Apparently, political variables would be crucial for Park to consider given the impact of inter-Korean tensions on her public support ratings.
After the two Koreas reached a rare agreement to ease military tensions last Tuesday, the latest opinion survey by local pollster Realmeter found that public support for her state management jumped to 49.2 percent, an increase of 8.2 percentage points from the previous week.
“In terms of politics, North Korea bashing helps strengthen cohesion among political conservatives here. Given all the political factors, it is impossible for Seoul to unilaterally lift the sanctions to meet Pyongyang’s demand,” said Chang Yong-seok, senior researcher at Seoul National University‘s Institute for Peace and Unification.
“But should Seoul forge a situation in which Pyongyang is seen making concessions in cross-border negotiations as we witnessed last week.
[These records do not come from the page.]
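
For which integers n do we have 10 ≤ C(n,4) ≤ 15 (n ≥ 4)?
C(5,4)=5; C(6,4)=15; C(7,4)=35. So valid n = 6.

Answer: 6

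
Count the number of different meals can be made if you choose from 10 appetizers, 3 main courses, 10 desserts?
300

Explanation: By the multiplication principle: 10 × 3 × 10 = 300.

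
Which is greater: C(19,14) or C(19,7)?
C(19,14)=11,628, C(19,7)=50,388.

Answer: C(19,7)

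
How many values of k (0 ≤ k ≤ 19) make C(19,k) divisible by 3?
14

Checking C(19,k) mod 3 for k = 0..19: divisible at k = 2, 3, 4, 5, 6, 7, 8, 11, 12, 13, 14, 15, 16, 17. That's 14 values.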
This would have more political benefits for Park and help create an opportunity for her to loosen or lift the sanctions.”
Observers largely agree that the conditions have not yet been forged for the lifting of the sanctions given that Pyongyang continues to argue that the 2010 torpedo attack that killed 46 sailors was an “outright fabrication.”
Even though the North would never identify itself as being behind the attack and apologize, securing an expression of regret, albeit unsatisfactory for the South Korean public, could help the two Koreas move their relationship forward, they noted.
Huh Moon-young, a senior fellow at the state-run Korea Institute for National Unification, said that Seoul needs to exert more flexibility in the third year of its term after it spent its first and second years on crafting its policy toward the North and fleshing it out.
“In the third year of its term, the Seoul government now can apply more flexibility to actually enforce and realize its policy goals that were crafted and made concrete during the first two years,” he said.
Should the two sides fail to find legitimate rationales to lift the sanctions without both sides losing face, they could resort to alternatives that may have an impact similar to the termination of the sanctions.
Seoul can set up legal exceptions to boost cross-border exchanges in the civilian sectors that would, after all, spill over into the government sector and effectively make the May 24 sanctions no longer valid, experts said.
“Without lifting the sanctions, the two sides could devise ways to loosen the sanctions such as expanding bilateral projects such as the Rajin-Khasan logistic cooperation project,” said Cho Bong-hyun, a senior researcher at the Industrial Bank of Korea.
Before lifting the sanctions, what matters most is to build a “stable” inter-Korean relationship, observers said, stressing that if the current deadlocked relationship persists, lifting the sanctions would have little effect on promoting cross-border reconciliation.
“If both sides want to boost their economic exchanges and cooperation, conditions should first be forged,” said Park Hyeong-jung, a senior research fellow at the Korea Institute for National Unification.
“With the North often capturing South Koreans as spies and cross-border tensions remaining high, the relationship can’t fundamentally improve even after the lifting of the sanctions. The relations could get even worse should the North conduct another nuclear test.”